Published Apr 5, 2011
amp242
2 Posts
For my maternal/newborn nursing class, we were given the assignment to interview an LPN or RN currently working in the OB department or OB/GYN office. If anyone will answer the following questions for me, it would be greatly appreciated!!
Please state whether you are an RN or LPN and if you work in a doctor's office, hospital, etc.
How long have you worked in OB?
What brought you to this area of nursing?
What is an average work day like?
What is your favorite/least favorite part of your job?
What changes, with delivery of care, have you seen since you've worked in OB?
What keeps you in this area of nursing?
Story of working in OB? (Funny, interesting, first day, any story you want to tell)
Thank you so much!
ocean waves
143 Posts
Hello. Good luck on your nursing class. I have worked with many maternal/child health patients including OB Recovery and post partum floor patients, however, I kindly suggest that you "interview" in person a registered nurse who works in your city. To me, an assignment to interview a person really implies a meeting with the subject. An interview meeting with an OB nurse would probably be fun for you as an aspiring registered nurse, and you would probably learn interesting information about OB nursing work in your area. If you do not know any local OB nurses, perhaps you could call a nearby hospital and ask a staff member in the nursing office to help you arrange an interview. Best wishes.
wbc
25 Posts
Excellent questions. I do agree with the above post that you should interview a nurse in your area. That being said let me answer your questions.
I'm an RN with a BSN and several hours toward an MSN. I am retired due to a fall and disability in 1997. I actually fell at the hospital when I was rounding up my students for post-conference. I miss nursing and I miss teaching and I would do almost anything to be back in the hospital or university.
I knew from my first day of OB clinicals that this was my calling. Loved it. My first delivery at that time was traumatic, but I knew from my readings that better advances loomed. That first delivery--the patient was sedated, but was strapped to the table with leather restraints.

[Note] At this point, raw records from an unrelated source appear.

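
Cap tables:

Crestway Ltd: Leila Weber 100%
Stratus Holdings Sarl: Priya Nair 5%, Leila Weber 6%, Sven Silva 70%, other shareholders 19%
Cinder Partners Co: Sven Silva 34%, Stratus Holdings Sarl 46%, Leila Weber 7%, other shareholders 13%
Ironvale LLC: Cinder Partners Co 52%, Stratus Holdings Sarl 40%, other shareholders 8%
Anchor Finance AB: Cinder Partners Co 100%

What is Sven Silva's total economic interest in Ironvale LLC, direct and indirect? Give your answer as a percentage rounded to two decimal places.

62.42%

Sven reaches Ironvale along 3 paths.
Via Cinder: 34% × 52% = 17.68%.
Via Stratus → Cinder: 70% × 46% × 52% = 16.744%.
Via Stratus: 70% × 40% = 28%.
Total: 17.68% + 16.744% + 28% = 62.424%.
Rounded: 62.42%.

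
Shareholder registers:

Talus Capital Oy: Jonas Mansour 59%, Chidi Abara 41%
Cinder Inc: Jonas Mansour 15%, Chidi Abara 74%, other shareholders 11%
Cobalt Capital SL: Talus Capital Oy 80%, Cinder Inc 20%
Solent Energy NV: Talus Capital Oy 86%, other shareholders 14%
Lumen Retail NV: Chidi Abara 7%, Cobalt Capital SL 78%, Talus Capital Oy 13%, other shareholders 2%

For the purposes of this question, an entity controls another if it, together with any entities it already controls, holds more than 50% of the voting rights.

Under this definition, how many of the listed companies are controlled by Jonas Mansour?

Jonas holds 59% of Talus, so Jonas controls Talus.
Talus holds 80% of Cobalt, so Jonas controls Cobalt.
Talus holds 86% of Solent, so Jonas controls Solent.
Cobalt and Talus together hold 78% + 13% = 91% of Lumen, so Jonas controls Lumen.
No other company's threshold is met.
Jonas controls 4 companies.

4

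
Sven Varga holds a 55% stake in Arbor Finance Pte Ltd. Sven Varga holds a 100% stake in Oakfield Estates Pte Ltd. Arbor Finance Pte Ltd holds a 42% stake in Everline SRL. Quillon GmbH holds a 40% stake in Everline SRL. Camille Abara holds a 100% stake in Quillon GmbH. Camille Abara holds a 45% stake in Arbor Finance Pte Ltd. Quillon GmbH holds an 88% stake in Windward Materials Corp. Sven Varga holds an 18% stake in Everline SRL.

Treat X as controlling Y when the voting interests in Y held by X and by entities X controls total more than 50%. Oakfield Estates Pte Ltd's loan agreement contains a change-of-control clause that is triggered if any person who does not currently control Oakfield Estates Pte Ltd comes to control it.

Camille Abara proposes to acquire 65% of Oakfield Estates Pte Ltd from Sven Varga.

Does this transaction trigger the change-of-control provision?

The purchase adds only to Camille's holdings (Sven's stake shrinks), so Camille is the only person who could newly come to control Oakfield.
Camille holds 100% of Quillon, so Camille controls Quillon.
Quillon holds 88% of Windward, so Camille controls Windward.
Neither Camille nor any entity Camille controls holds any voting interest in Oakfield.
So before the transaction, Camille does not control Oakfield.
After the purchase, Camille holds 65% of Oakfield directly, and Sven's stake falls to 35%.
Camille holds 65% of Oakfield, so Camille controls Oakfield.
Camille did not control Oakfield before and does after, so the clause is triggered.

Yes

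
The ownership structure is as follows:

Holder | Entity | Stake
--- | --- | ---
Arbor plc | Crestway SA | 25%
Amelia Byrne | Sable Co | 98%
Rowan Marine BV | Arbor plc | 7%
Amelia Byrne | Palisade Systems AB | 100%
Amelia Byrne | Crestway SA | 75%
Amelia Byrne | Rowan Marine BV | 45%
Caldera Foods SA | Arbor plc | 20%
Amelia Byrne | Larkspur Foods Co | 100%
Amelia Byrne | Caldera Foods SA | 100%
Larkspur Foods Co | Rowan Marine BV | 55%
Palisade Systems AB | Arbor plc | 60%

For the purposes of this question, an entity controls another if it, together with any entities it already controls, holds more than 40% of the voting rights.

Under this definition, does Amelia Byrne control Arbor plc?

Yes

Amelia holds 100% of Larkspur, so Amelia controls Larkspur.
Amelia and Larkspur together hold 45% + 55% = 100% of Rowan, so Amelia controls Rowan.
Amelia holds 100% of Caldera, so Amelia controls Caldera.
Amelia holds 100% of Palisade, so Amelia controls Palisade.
Palisade and Rowan and Caldera together hold 60% + 7% + 20% = 87% of Arbor, so Amelia controls Arbor.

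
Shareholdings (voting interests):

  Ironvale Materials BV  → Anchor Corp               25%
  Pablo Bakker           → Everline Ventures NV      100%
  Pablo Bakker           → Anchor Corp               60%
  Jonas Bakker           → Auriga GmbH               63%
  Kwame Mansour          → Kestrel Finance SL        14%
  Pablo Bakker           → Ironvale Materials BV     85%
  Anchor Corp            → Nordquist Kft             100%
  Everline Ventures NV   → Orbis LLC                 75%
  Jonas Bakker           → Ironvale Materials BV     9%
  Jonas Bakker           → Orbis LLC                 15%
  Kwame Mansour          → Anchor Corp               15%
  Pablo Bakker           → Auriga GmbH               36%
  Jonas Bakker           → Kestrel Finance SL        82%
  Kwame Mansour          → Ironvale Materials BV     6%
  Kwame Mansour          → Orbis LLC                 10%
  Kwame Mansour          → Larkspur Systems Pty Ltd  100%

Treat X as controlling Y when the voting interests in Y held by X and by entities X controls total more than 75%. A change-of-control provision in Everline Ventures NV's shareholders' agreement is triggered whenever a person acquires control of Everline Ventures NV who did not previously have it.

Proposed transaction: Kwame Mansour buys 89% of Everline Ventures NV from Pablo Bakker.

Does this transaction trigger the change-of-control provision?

The purchase adds only to Kwame's holdings (Pablo's stake shrinks), so Kwame is the only person who could newly come to control Everline.
Kwame holds 100% of Larkspur, so Kwame controls Larkspur.
Neither Kwame nor any entity Kwame controls holds any voting interest in Everline.
So before the transaction, Kwame does not control Everline.
After the purchase, Kwame holds 89% of Everline directly, and Pablo's stake falls to 11%.
Kwame holds 89% of Everline, so Kwame controls Everline.
Kwame did not control Everline before and does after, so the clause is triggered.

Yes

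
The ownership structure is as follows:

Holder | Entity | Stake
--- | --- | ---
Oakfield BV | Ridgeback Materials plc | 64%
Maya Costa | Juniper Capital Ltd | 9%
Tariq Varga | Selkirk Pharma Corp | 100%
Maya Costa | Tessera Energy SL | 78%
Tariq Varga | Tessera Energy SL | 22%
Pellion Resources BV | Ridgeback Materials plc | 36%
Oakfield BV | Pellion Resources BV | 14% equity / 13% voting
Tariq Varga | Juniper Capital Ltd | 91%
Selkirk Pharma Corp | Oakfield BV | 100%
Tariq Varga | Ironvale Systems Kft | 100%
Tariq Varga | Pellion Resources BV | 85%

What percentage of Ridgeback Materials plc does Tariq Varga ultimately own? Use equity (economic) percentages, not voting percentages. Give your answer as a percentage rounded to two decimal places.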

Labor and Delivery, and any other area of nursing, consists of quiet or wild days. I always loved the wild days . . . I left work exhausted but exhilirated. I'll tell you this, OB and ER nurses are very superstitious. Never completely erase the patient status board, If there are no patients make one up.
My favorite part of OB nursing was and always will be the miracle of birth. I have no idea how many deliveries I've been a part of but I do know that tears came to my eyes each time.
My least favorite part of OB nursing was caring for "children" giving birth because of incest, abuse, rape, or sexual promiscuity. These girls need and require the most understanding, loving, and nonjudgmental care you can offer. I also hated neonatal death.
Gosh, changes in OB care. My favorite has been single room maternity care. The demise of leather restraints. I do like the notion that laboring mothers can have family with them. When I was having my sons dads and family were forced to wait in a dingy waiting room.
I can't work anymore but I still do volunteer perinatal bereavement in my community. I miss it.
Favorite stories: The first one to come to mind was Baby Robin. Her mom went into preterm labor at 28 weeks. We managed that and Baby Robin was born at term. She was beautiful and so healthy and so wanted and so loved. I took care of her in the nursery. Her temperature wouldn't stabilize. She went south rapidly and died when she was 13 hours old. It was Beta Strep. She would be 23 years old now.
In my first year of nursing I worked at The Methodist Hospital in Houston. One Father's Day I volunteered to care for a couple who had agreed to have their labor and delivery filmed for a TV station. All went perfectly. Then . . . delivery. The baby was crying, but the Doctor didn't hold him up as was his practice. He motioned me over to him and handed me the baby. I took him and saw that he had a bilateral cleft palate. Still filming. I wrapped him in a way to cover the baby's face and took him to mom and dad. It was a shock but they smiled and hugged on him. The episode aired and no one watching could tell something was wrong. The film crew didn't even know.
As an instructor two of my favorite stories include the time I had an excellent student who I felt would soar. She never displayed nerves. But, her first time to enter a labor room I had to literally open the door and push her inside. She did well.
Another time, I had a breathtakingly handsome male student. He could have been on the cover of a romance magazine. I visited patients to make assignments and asked one woman if she would mind having a male student. "Of course not." The next morning the student went in to her room to introduce himself. He came right back out and was upset. The patient had sent him packing. I went to check on her and she said she didn't know he would look "like that" when she agreed to have a male student. I did some juggling and that student went on to diagnose a positive Homan's sign that day.
Enough. Good luck to you. Stay true to who you are. Find nurses you find really good and emulate them. Stay away from lazy nurses or those who feel they are too good to take care of bedpans, walks to the bathroom, or other basic duties. Nursing is about caring. Always.